According to a registry maintained by the Indian Council of Medical Research, there are 1,269 ART clinics in India (as on November, 2019). The number swells up to 1,846 when ART clinics and ART banks are taken together. Maharashtra has the maximum number of ART clinics (266) followed by Tamil Nadu (164), Delhi (113), Karnataka (102), Uttar Pradesh (92) and Gujarat (80).

Need for a legislation in this regard:

The need to regulate the ART services is to protect the affected women and children from exploitation. Registration with the ICMR is a voluntary exercise at the moment because of which many clinics don’t take the trouble and prefer opacity while offering infertility treatment.


The major benefit of the act would be regulation of the assisted reproductive technology services in the country.
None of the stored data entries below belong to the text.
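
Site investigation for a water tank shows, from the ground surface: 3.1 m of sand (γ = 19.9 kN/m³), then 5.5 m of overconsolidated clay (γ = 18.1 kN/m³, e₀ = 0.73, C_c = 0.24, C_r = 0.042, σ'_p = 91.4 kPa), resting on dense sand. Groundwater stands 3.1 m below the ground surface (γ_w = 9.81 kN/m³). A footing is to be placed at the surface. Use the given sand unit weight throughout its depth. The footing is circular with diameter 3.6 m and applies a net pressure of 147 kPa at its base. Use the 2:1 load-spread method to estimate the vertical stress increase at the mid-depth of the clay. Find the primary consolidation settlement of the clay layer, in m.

S_c ≈ 0.0531 m

Mid-depth of clay below the ground surface: z = 3.1 + 5.5/2 = 5.85 m.
Total vertical stress at mid-clay: σ_v = 19.9×3.1 + 18.1×2.75 = 111.47 kPa.
Pore pressure: u = 9.81×(5.85 − 3.1) = 26.978 kPa.
Initial effective stress: σ'_0 = σ_v − u = 111.47 − 26.978 = 84.492 kPa.
Stress increase at mid-clay by the 2:1 spreading method:
Δσ ≈ qD²/(D+z)² = 147×3.6²/(3.6+5.85)² = 21.333 kPa
Final effective stress: σ'_f = 84.492 + 21.333 = 105.83 kPa.
σ'_f = 105.83 > σ'_p = 91.4 kPa, so the stress path crosses the preconsolidation pressure — recompression up to σ'_p, then virgin compression beyond:
S_c = H/(1+e₀)·[C_r·log₁₀(σ'_p/σ'_0) + C_c·log₁₀(σ'_f/σ'_p)]
    = 5.5/1.73 × [0.042×log₁₀(91.4/84.492) + 0.24×log₁₀(105.83/91.4)]
    = 3.1792 × [0.0014335 + 0.015279] = 0.05313 m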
Consequently, infertile couples will be more ensured and confident of the ethical practices in ART clinics.

What is ART? Why it is in demand?

Assisted Reproductive Technology (ART), as commonly understood, comprises procedures such as in-vitro fertilisation (IVF), intra-uterine insemination (IUI), oocyte and sperm donation, cryopreservation and includes surrogacy as well.

Social stigma of being childless and lengthy adoption processes have increased the demand for ART in India. It is thus not surprising that the ART industry is expected to grow by a compounded annual growth rate of 10%.